Durante este tempo forte do Advento, é preciso que estejamos bem atentos às diversas vindas que o Senhor nos faz. No Evangelho de hoje, de modo particular, é a Ele que se dirige uma multidão de necessitados: coxos, cegos, aleijados, mudos e muitos outros doentes. Esse mesmo povo, à procura do pão espiritual que Cristo lhe tem a oferecer, começa a passar fome também fisicamente. Compadecido, pois, da indigência daquela turba, Jesus realiza o milagre da multiplicação dos pães e sacia a todos os que o tinham buscado.

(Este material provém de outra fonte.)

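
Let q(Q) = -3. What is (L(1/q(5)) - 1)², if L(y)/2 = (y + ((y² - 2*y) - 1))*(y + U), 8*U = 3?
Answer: 12769/11664 ≈ 1.0947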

Essa passagem nos recorda, em primeiro lugar, a presença eucarística, real e substancial de Nosso Senhor no Santíssimo Sacramento do Altar, que deveríamos receber com mais frequência e melhores disposições ao longo deste tempo de preparação para o Natal. Recorda-nos, além disso, a presença mística de Cristo na pessoa de nossos irmãos mais necessitados, cujos sofrimentos são um apelo constante que Deus nos dirige para que o amemos bem concretamente nos que Ele pôs à nossa volta; temos de amar ao Cristo mesmo naqueles a quem temos a oportunidade de fazer o bem. Essa presença misteriosa de Jesus, que não é menos verdadeira e amável, foi vivida de modo extraordinário por S. Nicolau de Mira, cuja memória a Igreja celebra hoje. S. Nicolau foi um Bispo do século IV que, antes mesmo de receber a ordenação episcopal, já manifestava uma caridade inacreditável pelos mais pobres: sendo herdeiro de uma grande fortuna, empregou suas riquezas, não em proveito próprio, mas para socorrer aos que realmente necessitavam, e isto a tal ponto que o seu exemplo de alma caritativa deu origem à lenda do “Papai Noel”, que sai na noite de Natal para distribuir presentes aos que nada têm. Que neste tempo de Advento, tempo de penitência, tempo de reconhecermos a presença do nosso Amado em todas as realidades que nos circundam, possamos, sustentados por Nossa Senhora e a intercessão de S. Nicolau de Mira, amar a Jesus nos seus pobres e pequeninos, a fim de ouvirmos dele no céu: “Todas as vezes que fizestes isto a um destes meus irmãos mais pequeninos, foi a mim mesmo que o fizestes” (Mt 25, 40).